Price worked as a teacher of applied mathematics at Raffles College (which was to become part of the University of Singapore in 1948). It was there that he formulated his theory on the exponential growth of science, an idea that occurred to him when he noticed the characteristic log curve of the ''Philosophical Transactions of the Royal Society'' between 1665 and 1850, which he had stacked against his wall at home while Raffles College had its library built.
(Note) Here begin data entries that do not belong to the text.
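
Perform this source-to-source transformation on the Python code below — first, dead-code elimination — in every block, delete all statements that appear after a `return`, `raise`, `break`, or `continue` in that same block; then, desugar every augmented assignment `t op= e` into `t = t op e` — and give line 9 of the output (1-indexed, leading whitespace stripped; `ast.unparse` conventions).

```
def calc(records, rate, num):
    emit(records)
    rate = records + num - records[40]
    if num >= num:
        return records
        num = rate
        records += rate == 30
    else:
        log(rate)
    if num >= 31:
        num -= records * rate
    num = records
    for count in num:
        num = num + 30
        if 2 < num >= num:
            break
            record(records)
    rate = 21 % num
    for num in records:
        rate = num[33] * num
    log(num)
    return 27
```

Transformed code:
def calc(records, rate, num):
    emit(records)
    rate = records + num - records[40]
    if num >= num:
        return records
    else:
        log(rate)
    if num >= 31:
        num = num - records * rate
    num = records
    for count in num:
        num = num + 30
        if 2 < num >= num:
            break
    rate = 21 % num
    for num in records:
        rate = num[33] * num
    log(num)
    return 27

num = num - records * rate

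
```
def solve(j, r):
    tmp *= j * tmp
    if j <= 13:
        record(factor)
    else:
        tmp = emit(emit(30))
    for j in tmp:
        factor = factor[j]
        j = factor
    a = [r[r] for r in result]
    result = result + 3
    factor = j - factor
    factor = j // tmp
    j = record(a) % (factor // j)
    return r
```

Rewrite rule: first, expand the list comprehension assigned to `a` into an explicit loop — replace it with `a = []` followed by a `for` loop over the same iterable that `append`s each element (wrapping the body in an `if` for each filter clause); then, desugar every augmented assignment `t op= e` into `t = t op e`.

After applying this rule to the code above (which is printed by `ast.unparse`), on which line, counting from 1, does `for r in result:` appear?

Transformed code:
def solve(j, r):
    tmp = tmp * (j * tmp)
    if j <= 13:
        record(factor)
    else:
        tmp = emit(emit(30))
    for j in tmp:
        factor = factor[j]
        j = factor
    a = []
    for r in result:
        a.append(r[r])
    result = result + 3
    factor = j - factor
    factor = j // tmp
    j = record(a) % (factor // j)
    return r

11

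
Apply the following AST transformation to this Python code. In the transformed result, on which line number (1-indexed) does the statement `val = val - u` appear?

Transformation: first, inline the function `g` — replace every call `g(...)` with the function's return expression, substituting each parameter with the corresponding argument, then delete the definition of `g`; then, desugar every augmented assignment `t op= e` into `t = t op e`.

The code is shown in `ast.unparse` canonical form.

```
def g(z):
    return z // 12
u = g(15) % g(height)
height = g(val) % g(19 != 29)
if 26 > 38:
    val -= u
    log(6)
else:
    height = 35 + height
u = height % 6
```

Transformed code:
u = 15 // 12 % (height // 12)
height = val // 12 % ((19 != 29) // 12)
if 26 > 38:
    val = val - u
    log(6)
else:
    height = 35 + height
u = height % 6

4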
After three years, Price returned to England to work on a second Ph.D., in the history of science, this time at the University of Cambridge. During his Ph.D. studies, he accidentally discovered ''Equatorie of the Planetis'', a manuscript written in Middle English, which he attributed to Geoffrey Chaucer.
Around 1950, Price adopted his mother's Sephardic name, "de Solla", as a middle name. He was a "British Atheist... from a rather well-known Sephardic Jewish family", and although his Danish wife, Ellen, had been christened as a Lutheran, he did not, according to their son Mark, regard their marriage as "mixed", because they were both atheists.〔 〕
After obtaining his second doctorate, Price moved to the United States, where he served as a consultant to the Smithsonian Institution, and as a fellow at the Institute for Advanced Study in Princeton. His next post was at Yale University, where he worked until his death, serving as the Avalon Professor of the History of Science, and as chair of a new department that encompassed the histories of science, technology, and medicine.
In 1984, Price received, posthumously, the ASIS Research Award for outstanding contributions in the field of information science.